Once back at the station, some of the guys go to work out, others are hanging out in the kitchen area. Ryan Holland was in the kitchen at just after 3 p.m. He was cooking eggs, bacon and sweet potatoes. “I was up all night on a structure fire and finally got a nap in around noon, so now it’s time for coffee and breakfast,” Holland said.

Sadly, just as he was about to sit down, a call for medical help came over the speakers. Dispatch wanted the ambulance and Engine 1. I grabbed my camera, and ran down the stairs, everyone else slid down the pole, but I wasn’t allowed to because of safety concerns. We headed out to help an older gentleman who was having medical issues. Once he was in the ambulance, Holland and Heineken took him to the hospital. We went back to the station and on the stovetop sat Holland's breakfast, cold and uneaten. I’m told he has the worst luck and this always happens.

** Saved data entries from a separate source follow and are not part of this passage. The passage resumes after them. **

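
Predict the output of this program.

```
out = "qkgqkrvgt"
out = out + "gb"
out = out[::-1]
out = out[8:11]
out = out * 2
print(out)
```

gkqgkq

+ 'gb' → 'qkgqkrvgtgb'
reverse → 'bgtgvrkqgkq'
slice [8:11] → 'gkq'
repeat ×2 → 'gkqgkq'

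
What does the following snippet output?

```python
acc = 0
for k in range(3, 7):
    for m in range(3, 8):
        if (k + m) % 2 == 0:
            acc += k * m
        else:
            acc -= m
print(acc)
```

k=3,m=3: even sum, acc = 0+9 = 9
k=3,m=4: odd sum, acc = 9-4 = 5
k=3,m=5: even sum, acc = 5+15 = 20
k=3,m=6: odd sum, acc = 20-6 = 14
k=3,m=7: even sum, acc = 14+21 = 35
k=4,m=3: odd sum, acc = 35-3 = 32
k=4,m=4: even sum, acc = 32+16 = 48
k=4,m=5: odd sum, acc = 48-5 = 43
k=4,m=6: even sum, acc = 43+24 = 67
k=4,m=7: odd sum, acc = 67-7 = 60
k=5,m=3: even sum, acc = 60+15 = 75
k=5,m=4: odd sum, acc = 75-4 = 71
k=5,m=5: even sum, acc = 71+25 = 96
k=5,m=6: odd sum, acc = 96-6 = 90
k=5,m=7: even sum, acc = 90+35 = 125
k=6,m=3: odd sum, acc = 125-3 = 122
k=6,m=4: even sum, acc = 122+24 = 146
k=6,m=5: odd sum, acc = 146-5 = 141
k=6,m=6: even sum, acc = 141+36 = 177
k=6,m=7: odd sum, acc = 177-7 = 170

170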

Once we got back, Clark began making the tacos, meat sizzled on the grill, and the most of the crew pitched in to roll and press fresh tortillas. A short time later the call went out over the intercom, dinner is served.

Firefighters lined up and to build their tacos. Then they sat down hoping they would be able to finish eating. They all eat fast, knowing that at any time they could have to go out on a call. Right as they are finishing, a call comes over the radio, there is an accident on the Johansen.

I go with Raygor to take a look, fortunately no one was hurt and we head back to the station. My day is over, but they still have 14 hours before they can go home.